Silver(III) fluoride, AgF_{3}, is an unstable, bright-red, diamagnetic compound containing silver in the unusual +3 oxidation state. Its crystal structure is very similar to that of gold(III) fluoride: it is a polymer consisting of rectangular AgF_{4} units linked into chains by fluoro bridges.

== Preparation ==
AgF_{3} can be prepared by treating a solution containing tetrafluoroargentate(III) ions in anhydrous hydrogen fluoride with boron trifluoride; the potassium tetrafluoroargentate(III) was prepared by heating a stoichiometric mix of potassium and silver nitrate in a sealed container filled with pressurised fluorine gas at 400 °C for 24 hours, twice. When dissolved in anhydrous HF, it decomposes spontaneously to Ag_{3}F_{8} overnight at room temperature.
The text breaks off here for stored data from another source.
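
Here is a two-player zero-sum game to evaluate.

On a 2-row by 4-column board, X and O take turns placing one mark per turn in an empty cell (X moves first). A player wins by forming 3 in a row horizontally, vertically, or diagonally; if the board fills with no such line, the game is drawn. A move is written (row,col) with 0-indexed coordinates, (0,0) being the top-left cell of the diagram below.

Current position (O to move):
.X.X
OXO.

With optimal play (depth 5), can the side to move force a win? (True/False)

p1 O@[.X.X/OXO.]: (0,0)[OX.X/OXO.]-1 (0,2)[.XOX/OXO.]+0* (1,3)[.X.X/OXOO]-1
p2 X@[.XOX/OXO.]: (0,0)[XXOX/OXO.]+0* (1,3)[.XOX/OXOX]+0
p3 O@[XXOX/OXO.]: (1,3)[XXOX/OXOO]+0*
p4 X@[XXOX/OXOO] terminal +0; root [.X.X/OXO.] d5

O winning at [.X.X/OXO.]: False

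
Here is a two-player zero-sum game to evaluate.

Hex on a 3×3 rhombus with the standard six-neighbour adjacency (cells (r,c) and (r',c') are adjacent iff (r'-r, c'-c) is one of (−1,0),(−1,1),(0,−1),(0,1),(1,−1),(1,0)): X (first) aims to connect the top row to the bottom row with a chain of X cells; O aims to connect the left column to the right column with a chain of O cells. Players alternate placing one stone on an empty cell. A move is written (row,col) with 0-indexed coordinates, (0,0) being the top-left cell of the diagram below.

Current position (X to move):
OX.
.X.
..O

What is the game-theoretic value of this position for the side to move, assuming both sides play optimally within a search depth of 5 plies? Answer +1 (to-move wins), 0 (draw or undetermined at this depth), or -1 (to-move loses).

p1 X@[OX./.X./..O]: (0,2)[OXX/.X./..O]+1* (1,0)[OX./XX./..O]+1 (1,2)[OX./.XX/..O]+1 (2,0)[OX./.X./X.O]+1 (2,1)[OX./.X./.XO]+1
p2 O@[OXX/.X./..O]: (1,0)[OXX/OX./..O]-1* (1,2)[OXX/.XO/..O]-1 (2,0)[OXX/.X./O.O]-1 (2,1)[OXX/.X./.OO]-1
p3 X@[OXX/OX./..O]: (1,2)[OXX/OXX/..O]+1* (2,0)[OXX/OX./X.O]+1 (2,1)[OXX/OX./.XO]+1
p4 O@[OXX/OXX/..O]: (2,0)[OXX/OXX/O.O]-1* (2,1)[OXX/OXX/.OO]-1
p5 X@[OXX/OXX/O.O]: (2,1)[OXX/OXX/OXO]+1*
p6 O@[OXX/OXX/OXO] terminal -1; root [OX./.X./..O] d5

value(OX./.X./..O, X) = +1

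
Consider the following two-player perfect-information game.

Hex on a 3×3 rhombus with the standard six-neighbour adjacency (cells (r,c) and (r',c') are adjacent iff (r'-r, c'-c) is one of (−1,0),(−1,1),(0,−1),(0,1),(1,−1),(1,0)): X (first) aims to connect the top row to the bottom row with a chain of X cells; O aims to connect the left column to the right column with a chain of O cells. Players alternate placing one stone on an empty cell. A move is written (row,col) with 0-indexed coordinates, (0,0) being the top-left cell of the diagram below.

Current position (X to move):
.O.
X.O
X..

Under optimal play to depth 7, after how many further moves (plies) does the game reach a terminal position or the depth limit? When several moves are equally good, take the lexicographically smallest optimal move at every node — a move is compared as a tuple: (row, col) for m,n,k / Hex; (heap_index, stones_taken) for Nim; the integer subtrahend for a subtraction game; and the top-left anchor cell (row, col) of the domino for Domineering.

PV length from [.O./X.O/X..]: 1 ply

[.O./X.O/X..] X move#1: (0,0):+1/XO./X.O/X..*, (0,2):+1/.OX/X.O/X.., (1,1):+1/.O./XXO/X.., (2,1):-1/.O./X.O/XX., (2,2):-1/.O./X.O/X.X
[XO./X.O/X..] end (terminal -1, O#2); searched .O./X.O/X.. to 7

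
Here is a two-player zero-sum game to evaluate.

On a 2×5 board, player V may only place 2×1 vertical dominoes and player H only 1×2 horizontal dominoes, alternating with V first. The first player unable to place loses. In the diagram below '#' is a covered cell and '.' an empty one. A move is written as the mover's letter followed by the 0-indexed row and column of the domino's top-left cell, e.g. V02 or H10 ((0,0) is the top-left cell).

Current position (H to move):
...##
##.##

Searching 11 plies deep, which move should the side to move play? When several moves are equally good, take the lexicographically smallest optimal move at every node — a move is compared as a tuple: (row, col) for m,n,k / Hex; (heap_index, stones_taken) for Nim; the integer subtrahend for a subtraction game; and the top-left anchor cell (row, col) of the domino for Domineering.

p1 H@[...##/##.##]: H00[##.##/##.##]-1 H01[.####/##.##]+1*
p2 V@[.####/##.##] terminal -1; root [...##/##.##] d11

H's best at [...##/##.##]: H01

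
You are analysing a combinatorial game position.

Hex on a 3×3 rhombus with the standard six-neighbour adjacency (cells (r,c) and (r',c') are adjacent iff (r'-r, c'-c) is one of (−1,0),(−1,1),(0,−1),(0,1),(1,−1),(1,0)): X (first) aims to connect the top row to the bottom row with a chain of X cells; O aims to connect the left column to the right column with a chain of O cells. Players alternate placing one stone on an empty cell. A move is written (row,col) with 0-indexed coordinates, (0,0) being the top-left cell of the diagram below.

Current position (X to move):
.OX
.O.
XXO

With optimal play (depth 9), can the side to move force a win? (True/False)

X winning at [.OX/.O./XXO]: True

[.OX/.O./XXO] X move#1: (0,0):+1/XOX/.O./XXO*, (1,0):+1/.OX/XO./XXO, (1,2):+1/.OX/.OX/XXO
[XOX/.O./XXO] O move#2: (1,0):-1/XOX/OO./XXO*, (1,2):-1/XOX/.OO/XXO
[XOX/OO./XXO] X move#3: (1,2):+1/XOX/OOX/XXO*
[XOX/OOX/XXO] end (terminal -1, O#4); searched .OX/.O./XXO to 9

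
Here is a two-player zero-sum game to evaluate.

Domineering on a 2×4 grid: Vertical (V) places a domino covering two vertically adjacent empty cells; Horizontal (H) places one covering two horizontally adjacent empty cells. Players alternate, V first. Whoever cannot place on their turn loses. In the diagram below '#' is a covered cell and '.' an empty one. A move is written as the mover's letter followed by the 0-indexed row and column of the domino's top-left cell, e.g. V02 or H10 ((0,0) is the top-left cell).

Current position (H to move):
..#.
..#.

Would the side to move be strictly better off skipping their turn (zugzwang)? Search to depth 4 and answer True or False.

zugzwang(..#./..#., H) = False

p1 H@[..#./..#.]: H00[###./..#.]+1* H10[..#./###.]+1
p2 V@[###./..#.]: V03[####/..##]-1*
p3 H@[####/..##]: H10[####/####]+1*
p4 V@[####/####] terminal -1; root [..#./..#.] d4
suppose H passes — search the same position with V to move:
pass> p1 V@[..#./..#.]: V00[#.#./#.#.]+1* V01[.##./.##.]+1 V03[..##/..##]-1
pass> p2 H@[#.#./#.#.] terminal -1; root [..#./..#.] d4
for H: play +1, pass -1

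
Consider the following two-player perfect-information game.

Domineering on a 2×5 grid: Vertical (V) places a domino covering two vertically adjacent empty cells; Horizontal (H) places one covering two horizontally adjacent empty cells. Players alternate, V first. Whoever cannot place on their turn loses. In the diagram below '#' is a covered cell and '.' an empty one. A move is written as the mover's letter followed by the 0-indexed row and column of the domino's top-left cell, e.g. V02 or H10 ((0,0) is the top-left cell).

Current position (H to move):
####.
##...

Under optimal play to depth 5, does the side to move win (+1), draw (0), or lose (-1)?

p1 H@[####./##...]: H12[####./####.]-1 H13[####./##.##]+1*
p2 V@[####./##.##] terminal -1; root [####./##...] d5

value(####./##..., H) = +1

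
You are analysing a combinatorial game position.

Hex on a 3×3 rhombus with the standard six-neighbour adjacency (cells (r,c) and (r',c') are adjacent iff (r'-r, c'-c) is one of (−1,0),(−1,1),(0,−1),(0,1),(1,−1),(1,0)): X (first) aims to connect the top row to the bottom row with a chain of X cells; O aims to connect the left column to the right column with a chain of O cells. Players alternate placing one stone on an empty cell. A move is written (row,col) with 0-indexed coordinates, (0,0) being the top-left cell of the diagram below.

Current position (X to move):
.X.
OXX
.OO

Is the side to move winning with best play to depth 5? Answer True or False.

X winning at [.X./OXX/.OO]: True

ply 1, X at .X./OXX/.OO | (0,0)=-1→XX./OXX/.OO; (0,2)=-1→.XX/OXX/.OO; (2,0)=+1→.X./OXX/XOO*
ply 2: .X./OXX/XOO is terminal -1 (O); from .X./OXX/.OO depth 5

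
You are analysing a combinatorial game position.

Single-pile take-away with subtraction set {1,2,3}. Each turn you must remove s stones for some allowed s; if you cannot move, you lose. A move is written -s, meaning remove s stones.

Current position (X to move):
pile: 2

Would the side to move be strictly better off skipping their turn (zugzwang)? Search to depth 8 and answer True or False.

p1 X@[2]: -1[1]-1 -2[0]+1*
p2 O@[0] terminal -1; root [2] d8
suppose X passes — search the same position with O to move:
pass> p1 O@[2]: -1[1]-1 -2[0]+1*
pass> p2 X@[0] terminal -1; root [2] d8
for X: play +1, pass -1

zugzwang(2, X) = False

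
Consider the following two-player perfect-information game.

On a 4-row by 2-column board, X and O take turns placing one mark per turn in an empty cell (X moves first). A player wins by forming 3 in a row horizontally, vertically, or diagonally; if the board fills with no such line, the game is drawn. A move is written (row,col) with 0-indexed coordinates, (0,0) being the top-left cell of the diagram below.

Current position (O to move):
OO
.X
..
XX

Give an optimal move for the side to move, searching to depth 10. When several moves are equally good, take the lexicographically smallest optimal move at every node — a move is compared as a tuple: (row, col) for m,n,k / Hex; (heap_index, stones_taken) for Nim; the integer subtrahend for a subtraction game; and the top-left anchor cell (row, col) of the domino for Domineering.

[OO/.X/../XX] O move#1: (1,0):-1/OO/OX/../XX, (2,0):-1/OO/.X/O./XX, (2,1):+0/OO/.X/.O/XX*
[OO/.X/.O/XX] X move#2: (1,0):+0/OO/XX/.O/XX*, (2,0):+0/OO/.X/XO/XX
[OO/XX/.O/XX] O move#3: (2,0):+0/OO/XX/OO/XX*
[OO/XX/OO/XX] end (terminal +0, X#4); searched OO/.X/../XX to 10

O's best at [OO/.X/../XX]: (2,1)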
The high-valence silver compounds described in the thesis are notable for their variety of colours: KAgF_{4} is bright orange, AgF_{3} bright red, AgFAsF_{6} is deep blue, Ag_{3}F_{8} deep red-brown, and Pd(AgF_{4})_{2} is lime-green.

Earlier preparations used krypton difluoride as fluorinating agent, and tended to produce the mixed-valence Ag_{3}F_{8} which may be thought of as silver(II) tetrafluoroargentate(III); Ag_{2}F_{5}, which is (AgF)^{+}AgF_{4}^{−}, is formed by reacting AgF_{3} with AgFAsF_{6}.